TEM images showing the structural evolution of F6C11 (0.25 mM) self-assembly in the presence of aprotic solvents (5 v/v%): (a) formamide, (b) N-methyl formamide, (c) N,N-dimethylformamide, (d) N,N-dimethylacetamide. Noteworthy, the decrease of polarity from formamide (E_T^N = 0.775), N-methyl formamide (E_T^N = 0.722), N,N-dimethylformamide (E_T^N = 0.386), and N,N-dimethylacetamide (E_T^N = 0.377) leads to a structural transition from nanosheets to elongated nanobelts and nanofibrils. Scale bar: (a–c) 500 nm, (d) 250 nm.

Figure 7

(a) Schematic Gibbs free energy landscape of solvation-directed self-assembly, where Pathway I led to a thermodynamic equilibrium state corresponding to the formation of fibrils (state 1), and Pathway II resulted in a kinetically trapped state corresponding to nanosheets (state 2).

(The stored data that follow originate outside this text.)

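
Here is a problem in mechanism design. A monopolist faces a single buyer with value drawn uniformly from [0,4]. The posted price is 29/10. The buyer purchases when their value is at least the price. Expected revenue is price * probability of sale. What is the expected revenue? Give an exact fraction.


Step 1: Posted price r = 29/10, value support [0,4]
Step 2: P(v >= r) = (4 - 29/10)/4 = 11/40
Step 3: Expected revenue = r * P(v >= r) = 29/10 * 11/40
Step 4: Revenue = 319/400

319/400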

Pathway I: aggregation of F6C11 monomers was completed in aqueous solution containing cosolvents. Pathway II: cosolvents were added to preformed F6C11 nanosheets. (c–h) TEM images showing the amyloid-like fibrils in state 1, following Pathway I (c–f), and nanosheets in state 2, following Pathway II (g–j). Cosolvents were used to induce structural evolution of F6C11 under two pathways: (c,g) n-propanol; (d,h) isopropyl alcohol; (e,i) DMF; (f,j) THF. Scale bar: (a) 200 nm; (d–f) 500 nm; (g–j) 1 μm. (k–n) ThT fluorescence in the F6C11 peptide solution showing the strengths of molecular packing varied in different SDSA pathways: (k) n-propanol; (l) isopropyl alcohol; (m) DMF; (n) THF.